Was ist denn an Bad Boll so toll?

Der Ort hat doch nicht mal 6.000 Einwohner!

Dennoch, Bad Boll: Ein Dorf, mehr als manche Stadt

Wieso?

Wer aufmerksam durch den Ort geht, dem fallen Häuser auf, deren Architektur unty­pisch für ein Dorf ist. Auch die Siedlungs­struktur, denkt man sich die Neubau­gebiete weg, erscheint merkwürdig. Friedhöfe gibt es gleich mehrere – und das nicht nach dem Schema alter und neuer Friedhof. Bei der Kirche gibt es einen alten und zum neuen muss man nur durch ein Tor. Diese Friedhöfe gehören zu Boll und seinen zwei Siedlungskernen. Der dritte, das ursprüng­liche BAD Boll hat auch zwei beieinander liegende Friedhöfe. Beide erstaunen, weil viele der dort Bestatteten aus so ziemlich allen Winkeln der Welt hier gelandet sind.[1] Wie kommt es zu den acht Trigrammen aus dem I GING[2] auf dieser Grabstätte?

 

Der Ort hat also was. Doch was?

 

Das Besondere begann mit „des Königs Wunderbad“ und seinen illustren Besuchern, die kamen wegen der Blumhardts und danach kamen mehr oder weniger zufällig die Anthroposophen und schließlich die Evangelische Akademie.

 

Manche sprechen vom „Kraftort Bad Boll“; so eine Referentin beim Abendgespräch im Café Heuss; sie stieß auf Zustimmung bei anderen Teilnehmerinnen. Der Künstler KWAKU-Eugen Schütz sprach bei seiner Vernissage[3] vom „Heiligen Boden“, und meinte damit die Akademie.

 

Das brachte mich in eine gewisse Verlegenheit. Normalerweise hätte mein geschätzer und hochkompetenter Kollege Albrecht Esche den Vortrag im Literarischen Salon übernehmen sollen.

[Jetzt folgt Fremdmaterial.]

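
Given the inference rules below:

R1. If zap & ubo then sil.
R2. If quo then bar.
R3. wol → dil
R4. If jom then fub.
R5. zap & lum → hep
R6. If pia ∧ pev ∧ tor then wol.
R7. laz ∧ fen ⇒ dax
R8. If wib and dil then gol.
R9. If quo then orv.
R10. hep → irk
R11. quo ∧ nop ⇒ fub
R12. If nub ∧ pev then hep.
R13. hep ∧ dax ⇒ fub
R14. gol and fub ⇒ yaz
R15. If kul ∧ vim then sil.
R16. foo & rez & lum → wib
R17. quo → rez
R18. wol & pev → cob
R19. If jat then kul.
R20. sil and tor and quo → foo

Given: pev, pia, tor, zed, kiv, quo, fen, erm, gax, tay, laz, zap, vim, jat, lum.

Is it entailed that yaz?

Yes

hep  (by R5: zap, lum)
wol  (by R6: pia, pev, tor)
dax  (by R7: laz, fen)
fub  (by R13: hep, dax)
rez  (by R17: quo)
kul  (by R19: jat)
dil  (by R3: wol)
sil  (by R15: kul, vim)
foo  (by R20: sil, tor, quo)
wib  (by R16: foo, rez, lum)
gol  (by R8: wib, dil)
yaz  (by R14: gol, fub)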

Blumhardts Literarischer Salon in der Villa Vopelius in der Evangelischen Akademie Bad Boll [4]literatursalon.jpg

Er hätte dann von der Teufelsaustreibung bei der Gottliebin Dittus und dem glaubens­starken Blumhardt berichtet, mit dem alles begann. Ich hätte still dabeigesessen und mir meine Gedanken gemacht. Nun aber, der Kollege war im Urlaub, musste ich einspringen – Magie und Zauberei sind wirklich nicht meine Sache[5]. Schließlich nannte mich jemand den „am meisten säkularisierten Pfarrer unserer Akademie,“[6] und spuk­hafte Erscheinungen halte ich eher für erklärungsbedürftig und prinzipiell auch erklä­rungs­fähig.[7] Ein Kraftort? Ich halte es eher mit Sankt Hieronymos, der meinte, es komme nicht darauf an, in Jerusalem gewesen zu sein, denn „sowohl von Jerusalem wie von Britannien aus steht der Himmel gleichermaßen offen; denn das Reich Gottes ist inwendig in euch.“[8] Was also tun? Ich schlug also folgerichtig das Stich­wort „Ort“ im „Handwörterbuch des deutschen Aberglaubens“ nach.[9] Das lässt dann ganz schnell an andere Verbindungen von Ort und Magie denken (Friedhöfe, Wallfahrtsorte), aber auch an „stoffgebundene“ magische Vorstel­lungen (Sakramente, Reliquien). Ja, der Aber­glaube kennt Kraftorte, gute wie böse.

Und Bad Boll?

Ob Kraftort oder nicht: Es gibt drei Aspekte für die besondere Bedeutung von Bad Boll

  1. Das Kurhaus
  2. Die Anthroposophie
  3. Die Akademie

ad 1: Herzog Friedrich I. von Württemberg ließ ohne Erfolg nach Salz graben.

1595 stieß man dabei auf Versteinerungen und auf die Schwefel- und Thermalquellen. Das „Wunder­bad“ bezog sich auf die Versteinerungen, die hielt man für ein Wunder Gottes.

1596 wurde das heutige Kurhaus in seiner ersten Form von Heinrich Schickhardt[10] erbaut. Es gab 12 Freiplätze für „Gnadenbädler“. Das Bad florierte nicht so sehr. Die erhofften „oberen Stände“ kamen nicht.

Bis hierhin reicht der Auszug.